Finalement, il n’y aucune constante existence, ni de notre être, ni de celui des objets. Et nous, et notre jugement, et toutes choses mortelles vont coulant et roulant sans cesse. Ainsi il ne se peut établir rien de certain de l’un à l’autre, et le jugeant et le jugé étant en continuelle mutation et branle. Nous n’avons aucune communication à l’être, parce que toute humaine nature est toujours au milieu entre le naître et le mourir, ne baillant [saisissant] de soi qu’une obscure apparence et ombre, et une incertaine et débile opinion. Et si, de fortune, vous fichez votre pensée à vouloir prendre son être, ce sera ni plus ni moins que qui voudrait empoigner l’eau : car tant plus il serrera et pressera ce qui de sa nature coule partout, tant plus il perdra ce qu’il voulait tenir et empoigner. Ainsi, étant toutes choses sujettes à passer d’un changement en autre, la raison, y cherchant une réelle subsistance, se trouve déçue, ne pouvant rien appréhender de subsistant et permanent, par ce que tout ou vient en être et n’est pas encore du tout, ou commence à mourir avant qu’il soit né. Platon disait que les corps n’avaient jamais existence, oui bien naissance, estimant que Homère eût fait l’océan père des dieux, et Thétis la mère, pour nous montrer que toutes choses sont en fluxion, muance et variation perpétuelle […] ; Pythagore, que toute matière est coulante et labile ; les Stoïciens, qu’il n’y a point de temps présent, et que ce que nous appelons présent n’est que la jointure et assemblage du futur et du passé ; Héraclite, que jamais homme n’était deux fois entré en même rivière ; Epicharme, […]que celui qui cette nuit a été convié à venir ce matin dîner vient aujourd’hui non convié, attendu que ce ne sont plus eux : ils sont devenus autres, et qu’il ne pouvait se trouver une substance mortelle deux fois en même état, car, par soudaineté et légèreté de changement, tantôt elle dissipe, tantôt elle rassemble ; elle vient et puis s’en va.
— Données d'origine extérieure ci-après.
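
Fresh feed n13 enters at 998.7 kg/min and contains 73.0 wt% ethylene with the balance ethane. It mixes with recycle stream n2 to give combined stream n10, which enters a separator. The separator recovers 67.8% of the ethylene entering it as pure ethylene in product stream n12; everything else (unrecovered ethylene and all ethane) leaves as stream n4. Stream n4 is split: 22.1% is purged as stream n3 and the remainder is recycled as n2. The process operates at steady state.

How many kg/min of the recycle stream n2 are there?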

De façon que ce qui commence à naître ne parvient jamais jusqu’à perfection d’être, pour autant que ce naître n’achève jamais, et jamais n’arrête, comme étant à bout.
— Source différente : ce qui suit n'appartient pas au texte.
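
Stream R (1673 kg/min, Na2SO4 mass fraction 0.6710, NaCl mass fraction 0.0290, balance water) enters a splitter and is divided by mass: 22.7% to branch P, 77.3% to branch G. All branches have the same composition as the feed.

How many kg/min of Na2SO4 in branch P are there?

254.8 kg/min

Branch P total = 0.227×1673 = 379.77 kg/min.
Na2SO4 in P = 0.671×379.77 = 254.83 kg/min.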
Montaigne, Essais, II, 12.

 

Les autres forment l'homme; je le récite, et en représente un particulier bien mal formé, et lequel, si j'avais à façonner de nouveau, je ferais vraiment bien autre qu'il n'est. Désormais, c’est fait. Or les traits de ma peinture ne fourvoient point, quoiqu’ils se changent et diversifient. Le monde n'est qu'une branloire pérenne. Toutes choses y branlent sans cesse: la terre, les rochers du Caucase, les pyramides d’Égypte, et du branle public, et du leur. La constance même n'est autre chose qu'un branle plus languissant. Je ne puis assurer mon objet. Il va trouble et chancelant, d'une ivresse naturelle. Je le prends en ce point, comme il est, en l'instant que je m'amuse à lui. Je ne peins pas l’être. Je peins le passage : non un passage d’âge en autre, ou comme dit le peuple, de sept en sept ans, mais de jour en jour, de minute en minute.

[…]

Je propose une vie basse, et sans lustre : c’est tout un. On attache aussi bien toute la philosophie morale, à une vie populaire et privée, qu'à une vie de plus riche étoffe; chaque homme porte la forme entière de l'humaine condition.

Les auteurs se communiquent au peuple par quelque marque spéciale et étrangère : moi le premier, par mon être universel, comme Michel de Montaigne, non comme grammairien, ou poète, ou jurisconsulte. Si le monde se plaint de quoi je parle trop de moi, je me plains de quoi il ne pense seulement pas à soi.

Ibid., III, 2, éd. Claude Pinganaud, Arléa, 2002, p. 582.